I guess if there is no updateable document or workable join concept available, a more simple workaround might be to use a "fetch style join". HSearch could retrieve the associated User document during the query process. This way the User document could stay atomic and reflect its actual state.

The question is how to implement such a fetch operation. HSearch would have to retain a list of @DocumentIds and Entities that are requested this way during the query process, retrieve the associated Documents separately and integrate them with the search result.

Annotations
A developer could just annotate the User reference with @IndexedEmbedded(includePaths={"id"}) to make sure the @DocumentId is stored.
Otherwise, I don't thing anything would have to change.

HSearch would have to know which entities should be retrieved this way. This could be part of the FullTextQuery

Code:

FullTextQuery ftq = fts
.createFullTextQuery(mj.createQuery(), WallPost.class)
.setFetchMode("user", FetchMode.JOIN)
.setProjection(Projections.Document)
.setResultTransformer(new WallPostResultTransformer())
.setFirstResult(start)
.setMaxResults(max);

By indicating setFetchMode, HSearch would retrieve the entire associated Document and insert this as the user Tuple in the WallPost Document in case of projection or as an entity in case of entity retrieval.

Of course, HSearch would have to make sure that this retrieval goes as efficiently as possible, getting all the associated Users at the end of the query process.

mschipperheyn · **Joined:** Wed Nov 05, 2003 7:22 pm **Posts:** 211

I also looked at the idea of using a result transformer for this, but the transformTuple is per object and transformList only executes on entity retrievals.

Basically, you would something that basically allows you to transform the list of tuples and retrieve the JOIN Documents before the resulttransformer executes.

Of course, one could say that this is starting to sound more and more like the kind of thing a database is good at. One could also just project all the properties through a regular database query, but when it comes to something like a Wall, I really like the read performance an index gives me, especially since the index in my scenario is on the server and the db is on the network. It's an interesting question whether in this scenario with high number reads AND writes (comments, likes), the issue of full document initialization will actually make HSearch perform far worse than Hibernate ORM. In fact, it probably does.

mschipperheyn · **Joined:** Wed Nov 05, 2003 7:22 pm **Posts:** 211

So, what I ended up doing was just storing the userId on the Post index and retrieving the user separately with a customized ResultTransformer.
Basically,
* I retrieve the full ProjectConstants.Document without transforming the result and retrieve all userIds from the result list
* retrieve all related users from the User index
* execute a customized result transformer that sets the user object on the relevant Post and Post children.

It's not an ideal solution, especially because I have to loop over the result set to retrieve all the user ids.
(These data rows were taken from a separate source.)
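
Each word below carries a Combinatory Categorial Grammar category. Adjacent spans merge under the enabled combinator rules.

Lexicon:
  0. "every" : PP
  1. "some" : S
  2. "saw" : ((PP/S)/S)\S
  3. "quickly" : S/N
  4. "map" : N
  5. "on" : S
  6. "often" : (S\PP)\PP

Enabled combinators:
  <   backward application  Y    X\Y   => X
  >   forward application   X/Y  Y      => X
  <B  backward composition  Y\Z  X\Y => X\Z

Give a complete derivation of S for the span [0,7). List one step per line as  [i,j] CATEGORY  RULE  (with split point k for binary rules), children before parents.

[0,7] S   <
  [0,1] "every" : PP
  [1,7] S\PP   <
    [1,6] PP   >
      [1,5] PP/S   >
        [1,3] (PP/S)/S   <
          [1,2] "some" : S
          [2,3] "saw" : ((PP/S)/S)\S
        [3,5] S   >
          [3,4] "quickly" : S/N
          [4,5] "map" : N
      [5,6] "on" : S
    [6,7] "often" : (S\PP)\PP

[0,1] PP  lex  "every"
[1,2] S  lex  "some"
[2,3] ((PP/S)/S)\S  lex  "saw"
[1,3] (PP/S)/S  <  k=2
[3,4] S/N  lex  "quickly"
[4,5] N  lex  "map"
[3,5] S  >  k=4
[1,5] PP/S  >  k=3
[5,6] S  lex  "on"
[1,6] PP  >  k=5
[6,7] (S\PP)\PP  lex  "often"
[1,7] S\PP  <  k=6
[0,7] S  <  k=1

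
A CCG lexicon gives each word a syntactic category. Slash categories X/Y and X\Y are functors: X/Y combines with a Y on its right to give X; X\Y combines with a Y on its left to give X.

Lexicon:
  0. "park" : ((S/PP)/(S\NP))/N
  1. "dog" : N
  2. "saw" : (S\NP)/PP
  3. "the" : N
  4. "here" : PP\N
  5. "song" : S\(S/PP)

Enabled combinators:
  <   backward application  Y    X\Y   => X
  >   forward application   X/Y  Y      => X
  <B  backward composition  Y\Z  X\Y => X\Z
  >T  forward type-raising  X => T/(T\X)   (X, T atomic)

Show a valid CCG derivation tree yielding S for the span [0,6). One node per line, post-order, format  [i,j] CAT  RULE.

[0,6] S   <
  [0,5] S/PP   >
    [0,2] (S/PP)/(S\NP)   >
      [0,1] "park" : ((S/PP)/(S\NP))/N
      [1,2] "dog" : N
    [2,5] S\NP   >
      [2,3] "saw" : (S\NP)/PP
      [3,5] PP   <
        [3,4] "the" : N
        [4,5] "here" : PP\N
  [5,6] "song" : S\(S/PP)

[0,1] ((S/PP)/(S\NP))/N  lex  "park"
[1,2] N  lex  "dog"
[0,2] (S/PP)/(S\NP)  >  k=1
[2,3] (S\NP)/PP  lex  "saw"
[3,4] N  lex  "the"
[4,5] PP\N  lex  "here"
[3,5] PP  <  k=4
[2,5] S\NP  >  k=3
[0,5] S/PP  >  k=2
[5,6] S\(S/PP)  lex  "song"
[0,6] S  <  k=5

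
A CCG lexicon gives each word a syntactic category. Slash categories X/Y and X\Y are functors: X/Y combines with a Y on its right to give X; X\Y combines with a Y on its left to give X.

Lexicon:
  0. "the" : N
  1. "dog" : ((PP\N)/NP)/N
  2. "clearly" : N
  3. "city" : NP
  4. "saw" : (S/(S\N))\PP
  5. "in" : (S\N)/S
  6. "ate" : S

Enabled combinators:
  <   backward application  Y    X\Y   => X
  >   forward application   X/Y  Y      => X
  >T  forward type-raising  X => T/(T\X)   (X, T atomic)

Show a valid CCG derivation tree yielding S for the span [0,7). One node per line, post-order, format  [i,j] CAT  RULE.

[0,1] N  lex  "the"
[0,1] PP/(PP\N)  >T
[1,2] ((PP\N)/NP)/N  lex  "dog"
[2,3] N  lex  "clearly"
[1,3] (PP\N)/NP  >  k=2
[3,4] NP  lex  "city"
[1,4] PP\N  >  k=3
[0,4] PP  >  k=1
[4,5] (S/(S\N))\PP  lex  "saw"
[0,5] S/(S\N)  <  k=4
[5,6] (S\N)/S  lex  "in"
[6,7] S  lex  "ate"
[5,7] S\N  >  k=6
[0,7] S  >  k=5

[0,7] S   >
  [0,5] S/(S\N)   <
    [0,4] PP   >
      [0,1] PP/(PP\N)   >T
        [0,1] "the" : N
      [1,4] PP\N   >
        [1,3] (PP\N)/NP   >
          [1,2] "dog" : ((PP\N)/NP)/N
          [2,3] "clearly" : N
        [3,4] "city" : NP
    [4,5] "saw" : (S/(S\N))\PP
  [5,7] S\N   >
    [5,6] "in" : (S\N)/S
    [6,7] "ate" : S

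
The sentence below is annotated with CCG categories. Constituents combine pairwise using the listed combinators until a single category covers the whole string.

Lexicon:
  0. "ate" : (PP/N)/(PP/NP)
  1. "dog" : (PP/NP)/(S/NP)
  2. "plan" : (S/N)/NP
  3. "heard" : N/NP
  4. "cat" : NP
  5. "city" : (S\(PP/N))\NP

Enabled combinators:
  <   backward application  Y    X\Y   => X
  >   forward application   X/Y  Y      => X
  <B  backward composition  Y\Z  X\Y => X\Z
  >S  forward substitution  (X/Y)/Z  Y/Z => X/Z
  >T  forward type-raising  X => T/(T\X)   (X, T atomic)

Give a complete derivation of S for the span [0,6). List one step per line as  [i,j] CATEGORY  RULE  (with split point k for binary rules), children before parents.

[0,1] (PP/N)/(PP/NP)  lex  "ate"
[1,2] (PP/NP)/(S/NP)  lex  "dog"
[2,3] (S/N)/NP  lex  "plan"
[3,4] N/NP  lex  "heard"
[2,4] S/NP  >S  k=3
[1,4] PP/NP  >  k=2
[0,4] PP/N  >  k=1
[4,5] NP  lex  "cat"
[5,6] (S\(PP/N))\NP  lex  "city"
[4,6] S\(PP/N)  <  k=5
[0,6] S  <  k=4

[0,6] S   <
  [0,4] PP/N   >
    [0,1] "ate" : (PP/N)/(PP/NP)
    [1,4] PP/NP   >
      [1,2] "dog" : (PP/NP)/(S/NP)
      [2,4] S/NP   >S
        [2,3] "plan" : (S/N)/NP
        [3,4] "heard" : N/NP
  [4,6] S\(PP/N)   <
    [4,5] "cat" : NP
    [5,6] "city" : (S\(PP/N))\NP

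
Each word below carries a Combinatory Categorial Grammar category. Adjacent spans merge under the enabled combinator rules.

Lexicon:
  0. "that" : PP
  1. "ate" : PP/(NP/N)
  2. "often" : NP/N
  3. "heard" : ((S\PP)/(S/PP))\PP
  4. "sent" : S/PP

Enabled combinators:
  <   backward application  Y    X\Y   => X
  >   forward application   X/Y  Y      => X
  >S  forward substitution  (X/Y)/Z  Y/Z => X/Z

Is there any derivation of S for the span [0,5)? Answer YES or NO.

YES

[0,5] S   <
  [0,1] "that" : PP
  [1,5] S\PP   >
    [1,4] (S\PP)/(S/PP)   <
      [1,3] PP   >
        [1,2] "ate" : PP/(NP/N)
        [2,3] "often" : NP/N
      [3,4] "heard" : ((S\PP)/(S/PP))\PP
    [4,5] "sent" : S/PP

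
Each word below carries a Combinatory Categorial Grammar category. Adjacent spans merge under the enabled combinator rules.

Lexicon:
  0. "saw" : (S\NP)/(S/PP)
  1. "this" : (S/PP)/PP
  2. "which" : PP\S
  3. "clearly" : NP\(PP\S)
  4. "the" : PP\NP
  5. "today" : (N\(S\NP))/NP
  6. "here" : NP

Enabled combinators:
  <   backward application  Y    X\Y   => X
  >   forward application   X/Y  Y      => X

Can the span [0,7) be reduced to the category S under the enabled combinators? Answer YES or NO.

NO

(S\NP)/(S/PP) (S/PP)/PP PP\S NP\(PP\S) PP\NP (N\(S\NP))/NP NP
CKY chart[0,7] = {N}; S ∉ chart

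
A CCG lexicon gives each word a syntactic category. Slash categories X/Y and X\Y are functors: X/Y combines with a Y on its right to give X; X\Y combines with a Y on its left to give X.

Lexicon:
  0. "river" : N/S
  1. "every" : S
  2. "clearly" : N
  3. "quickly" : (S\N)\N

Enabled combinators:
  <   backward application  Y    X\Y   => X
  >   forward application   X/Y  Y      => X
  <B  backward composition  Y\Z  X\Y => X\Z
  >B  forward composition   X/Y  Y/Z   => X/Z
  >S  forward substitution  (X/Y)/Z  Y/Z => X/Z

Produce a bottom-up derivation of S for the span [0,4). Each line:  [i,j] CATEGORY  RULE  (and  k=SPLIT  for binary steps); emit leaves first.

[0,4] S   <
  [0,2] N   >
    [0,1] "river" : N/S
    [1,2] "every" : S
  [2,4] S\N   <
    [2,3] "clearly" : N
    [3,4] "quickly" : (S\N)\N

[0,1] N/S  lex  "river"
[1,2] S  lex  "every"
[0,2] N  >  k=1
[2,3] N  lex  "clearly"
[3,4] (S\N)\N  lex  "quickly"
[2,4] S\N  <  k=3
[0,4] S  <  k=2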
But it's still fast.

So, I removed a number of fields from the WallPost and retrieved them from its own index. This works in the case of the user object because we're interested in reading values such as photo and nickname.

However, it doesn't solve the situation where you actually need to store an indexedEmbedded field that you use as part of a querybuilder selection.

sanne.grinovero · **Posted:** Tue Nov 20, 2012 12:52 pm

Hi,
I got a bit confused on your last post. Are you saying that you are loading the user ids from a separate Lucene index rather than the database?

That surprises me a bit for two reasons:
- usually loading any stored field from the index is quite slow, it's CPU intensive and also quite IO heavy. People generally prefer to load from a database for such simple data extractions. Is this performing better in your case? We had recently introduced a FieldSelector to reduce the index extraction overhead: I'm wondering if that's helping with this.
- How do you deal with transactions? Index operations might be stale (async) or generally just not as reliable as the database.